I am developing 1000 simulation datasets where I add random noise to predictions from a regression model where the y-variable has been log-transformed to account for non-normality. I have notice that my simulation datasets exhibit a bias that I think is related to adding values in log-units then back-transforming. I would like to know if my method for correcting the bias is appropriate. Below is reproducible code.
First, create a dummy dataset:
set.seed(8675309)
Y_var <- rlnorm(50, meanlog = 5, sdlog = 0.5)
X_var <- Y_var * exp(rnorm(50, 0, 0.55))
Next, I fit the model with log-tranformed variables and perform bias-correction to back-transform the predictions from log-units to original units:
lfit <- lm(log(Y_var) ~ log(X_var))
summ_lfit <- summary(lfit)
RSE <- summ_lfit$sigma
bc_pred <- exp(predict(lfit)) * exp(0.5 * RSE^2)
mean(bc_pred)
> [1] 171.4359
I then create a matrix of my bias-corrected predictions (each column is a copy of the predictions which will form the basis for the simulated datasets) that is log-transformed so I can add random noise. The noise is created from a normal distribution with mean equal to zero and SD equal to the residual standard error (RSE) from the regression model. Since the y-variable was log-transformed, the residual standard error is in log-units (hence the need to log-transform the bias-corrected predictions):
log_bc_pred <- replicate(1000, log(bc_pred)) ### 1000 simulated datasets
noise <- replicate(1000, rnorm(length(bc_pred), 0, (RSE)))
I now will add the noise to the my predictions, and back-transform to get 1000 simulated dataset with noise in the original units. However, note that the mean of means of the individual simulated datasets does not match the mean of the original predictions (bc_pred).
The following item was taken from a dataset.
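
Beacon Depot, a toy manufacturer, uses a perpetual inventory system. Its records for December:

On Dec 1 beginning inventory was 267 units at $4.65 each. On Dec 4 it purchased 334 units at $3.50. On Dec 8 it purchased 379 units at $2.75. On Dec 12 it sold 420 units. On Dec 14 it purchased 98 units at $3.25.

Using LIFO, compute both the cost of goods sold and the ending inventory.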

The histogram is also not centered in the mean of bc_pred (red dashed line):
bc_pred_with_noise <- exp(log_bc_pred) * exp(noise)
mean(apply(bc_pred_with_noise, 2, mean))
> [1] 181.8478
hist(apply(bc_pred_with_noise, 2, mean))
abline(v = mean(bc_pred), col="red", lwd=3, lty=2)
However, if I apply the bias-correction "in reverse" the mean of the means of the simulated datasets match the mean of bc_pred and the histogram is centered in the mean of bc_pred:
bc_pred_with_noise2 <- exp(log_bc_pred) * exp(noise) / exp(0.5 * RSE^2)
mean(apply(bc_pred_with_noise2, 2, mean))
> [1] 171.0853
hist(apply(bc_pred_with_noise2, 2, mean))
abline(v = mean(bc_pred), col="red", lwd=3, lty=2)
It appears the applying the bias-correction "in reverse" now has my simulated datasets centered on the original dataset (as I would like it to be). However, I've not seen this application before. Can any tell me whether this is an appropriate bias-correction in my situation?